Kwame Ansong of Sunseekers Tours Ltd presented the Slave River and the Door of No Return as one of Ghana’s most visited tourist attractions in the country.

According to him, the Trans – Atlantic slave trade was so named because, manufactured goods like (tobacco, spirits, beads, cloths, guns etc.) were taken from Europe to Africa in exchange of human beings.

Then the exchanged goods (human beings) are shipped to work on plantations and mines. The transport of the slaves from Africa to America forms the middle passage of the triangular trade.

The Memorial Wall of Return is where most Africans write their names on the wall indicating they have found their root.

Former slaves from the Americas, Samuel Carson from the USA & Crystal from Jamaica, were re-interred here in 1998.
On the way to the coastal dungeon, the slave merchants stopped at the DONKOR NSUO, ”the slave river”, in Assin Manso.

After sorting, the fit ones were sent to the forts along the coast, where they were locked up in cells for months before “shipment” across the Atlantic, to an unknown place.
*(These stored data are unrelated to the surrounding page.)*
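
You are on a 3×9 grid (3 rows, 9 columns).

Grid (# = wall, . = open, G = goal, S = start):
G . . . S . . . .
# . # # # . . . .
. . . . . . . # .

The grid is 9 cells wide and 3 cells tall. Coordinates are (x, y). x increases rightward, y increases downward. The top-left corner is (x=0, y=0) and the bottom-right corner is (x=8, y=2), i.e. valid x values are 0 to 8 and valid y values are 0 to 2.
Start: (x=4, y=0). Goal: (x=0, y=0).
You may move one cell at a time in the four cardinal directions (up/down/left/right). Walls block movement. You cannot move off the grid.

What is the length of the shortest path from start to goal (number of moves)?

Answer: Shortest path length: 4

Derivation:
BFS from (x=4, y=0) until reaching (x=0, y=0):
  Distance 0: (x=4, y=0)
  Distance 1: (x=3, y=0), (x=5, y=0)
  Distance 2: (x=2, y=0), (x=6, y=0), (x=5, y=1)
  Distance 3: (x=1, y=0), (x=7, y=0), (x=6, y=1), (x=5, y=2)
  Distance 4: (x=0, y=0), (x=8, y=0), (x=1, y=1), (x=7, y=1), (x=4, y=2), (x=6, y=2)  <- goal reached here
One shortest path (4 moves): (x=4, y=0) -> (x=3, y=0) -> (x=2, y=0) -> (x=1, y=0) -> (x=0, y=0)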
Cape Coast Castle is the largest of the buildings which contains the legacy of the trans-Atlantic slave trade and is a UNESCO World Heritage Site
. One of the most well known parts of Cape Coast Castle, that you can visit today, is the “Door of No Return,” which led slaves out of the castle and onto the ships setting off on the Middle Passage.

Their boat journeys could last several months, and an estimated 15 percent of slaves died aboard, en route.

The British governor and officers’ quarters were spacious and airy, with beautiful parquet floors and scenic views of the blue waters of Atlantic while the African slaves were kept below in prison and dungeons.

The castle only underwent considerable restoration work in the early 1990s with the help of donor funds, and is currently a well-visited museum and historical site.